Kenyon was among the dignitaries at the courthouse dedication ceremony, along with Peoria County Board chairman Joe Sprenger, chairman Robert Campbell of the Public Building Commission, Illinois Lt. Gov. Samuel Shapiro, State Rep. John Parkhurst, Louella Dirksen (wife of U.S. Sen. Everett Dirksen), and Emily Taft Douglas (wife of U.S. Sen. Paul Douglas and later the first female Democrat from Illinois elected to Congress).

The Journal Star described the plaza in a Sept. 19, 1965 article as touting 16 different species of tree ­— 17 once the $25 Japanese cherry tree planted by the First Lady was added to the tally.
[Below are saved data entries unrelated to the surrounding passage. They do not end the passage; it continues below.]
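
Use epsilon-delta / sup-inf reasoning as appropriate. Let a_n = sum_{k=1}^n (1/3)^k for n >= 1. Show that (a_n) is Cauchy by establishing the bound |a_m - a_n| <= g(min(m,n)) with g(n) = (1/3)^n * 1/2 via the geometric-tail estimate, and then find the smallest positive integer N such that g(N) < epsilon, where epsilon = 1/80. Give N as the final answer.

For m > n >= 1: |a_m - a_n| = sum_{k=n+1}^m (1/3)^k < sum_{k=n+1}^infinity (1/3)^k = (1/3)^(n+1) / (1 - 1/3) = (1/3)^n * (1/3) * (3/2) = (1/3)^n * 1/2.
So g(n) = (1/3)^n / 2. Since g(n) -> 0, (a_n) is Cauchy.
Now solve g(N) < 1/80: (1/3)^N / 2 < 1/80 <=> 3^N > 1 / (2 * 1/80) = 40.
Check powers of 3: 3^3 = 27 <= 40, 3^4 = 81 > 40.
So the smallest such N is 4. Check: g(4) = 1/(2 * 81) = 1/162 < 1/80.

4


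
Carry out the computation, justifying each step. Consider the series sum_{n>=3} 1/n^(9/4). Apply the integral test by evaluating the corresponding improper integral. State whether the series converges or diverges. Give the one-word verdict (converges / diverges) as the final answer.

Let f(x) = x^(-9/4). Then f is positive, continuous, and decreasing on [3, infinity), so the integral test applies.
Compute the improper integral int_{3}^infinity f(x) dx:
  antiderivative F(x) = -4/(5*x^(5/4)).
  As x -> infinity, F(x) -> 0 (since p = 9/4 > 1).
  So int = F(infinity) - F(3) = 0 - (-4*3^(3/4)/45) = 4*3^(3/4)/45.
  Finite, so by the integral test, the series converges.

converges


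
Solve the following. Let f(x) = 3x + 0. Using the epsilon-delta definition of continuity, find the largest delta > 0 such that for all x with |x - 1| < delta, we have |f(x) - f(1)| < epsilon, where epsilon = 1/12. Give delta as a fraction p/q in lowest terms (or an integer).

We compute f(1) = 3*(1) + 0 = 3.
|f(x) - f(1)| = |3x + 0 - (3)| = |3(x - 1)| = 3|x - 1|.
We need 3|x - 1| < 1/12, i.e. |x - 1| < 1/12 / 3 = 1/36.
So any delta <= 1/36 works. Conversely, if delta > 1/36, then x = 1 + 1/36 satisfies |x - 1| = 1/36 < delta but |f(x) - f(1)| = 3 * 1/36 = 1/12, which is not < 1/12; so no larger delta works.
Hence the largest such delta is 1/36.

1/36


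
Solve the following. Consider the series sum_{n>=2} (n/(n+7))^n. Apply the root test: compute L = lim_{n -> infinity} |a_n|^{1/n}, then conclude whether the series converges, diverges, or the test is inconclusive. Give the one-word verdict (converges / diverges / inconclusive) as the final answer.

Let a_n denote the general term. Form |a_n|^(1/n) and simplify:
|a_n|^(1/n) = n/(n + 7)
Take the limit as n -> infinity: L = 1.
Since L = 1, the root test is inconclusive. (In fact a_n = (n/(n+7))^n -> e^(-7) != 0, so the nth-term test shows divergence; but the root test itself gives no conclusion.)

inconclusive


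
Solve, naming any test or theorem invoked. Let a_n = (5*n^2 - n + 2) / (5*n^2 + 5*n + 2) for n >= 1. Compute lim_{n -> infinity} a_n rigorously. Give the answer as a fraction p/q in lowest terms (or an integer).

Divide numerator and denominator by n^2, the highest power:
numerator / n^2 = 5 - 1/n + 2/n^2
denominator / n^2 = 5 + 5/n + 2/n^2
As n -> infinity, all terms of the form c/n^k (k >= 1) tend to 0.
So numerator / n^2 -> 5 and denominator / n^2 -> 5.
Therefore lim a_n = 1.

1


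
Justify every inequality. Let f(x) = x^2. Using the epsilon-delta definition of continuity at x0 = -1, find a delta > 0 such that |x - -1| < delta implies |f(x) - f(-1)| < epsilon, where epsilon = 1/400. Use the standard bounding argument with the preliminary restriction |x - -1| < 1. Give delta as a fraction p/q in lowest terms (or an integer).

Factor: |x^2 - (-1)^2| = |x - -1| * |x + -1|.
Impose |x - -1| < 1 first. Then |x + -1| = |(x - -1) + 2*(-1)| <= |x - -1| + 2*|-1| < 1 + 2 = 3.
So |x^2 - (-1)^2| < delta * 3.
We need delta * 3 <= 1/400, i.e. delta <= 1/400/3 = 1/1200.
Since 1/1200 < 1, this is tighter than 1; take delta = 1/1200.
So delta = 1/1200 works.

1/1200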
The $439,000 landscaping project included 186 trees, 43 lighted lamps, three interlocking fountain pools, a bluestone walkway, and benches and curbs of Indiana limestone around the pools and trees.

The courthouse block today is undergoing another major renovation to the tune of $7.1 million. The plaza updates call for new permeable pavers, water features, lighting, electrical and irrigation systems, benches, bollards, picnic tables, and landscaping.

Once completed this fall, the revitalized plaza the First Lady dedicated 60 years ago will look different, but her words then about the value of urban public spaces still ring true today.

“A city is not just a collection of stores and homes and shops. It is a place for people to live. And, hopefully, it is a place where they can live the good life,” she said. “That is why it is so important that families — even in the heart of the city — have places to walk, playgrounds for their children, and surroundings which please the eye and lift the spirit.”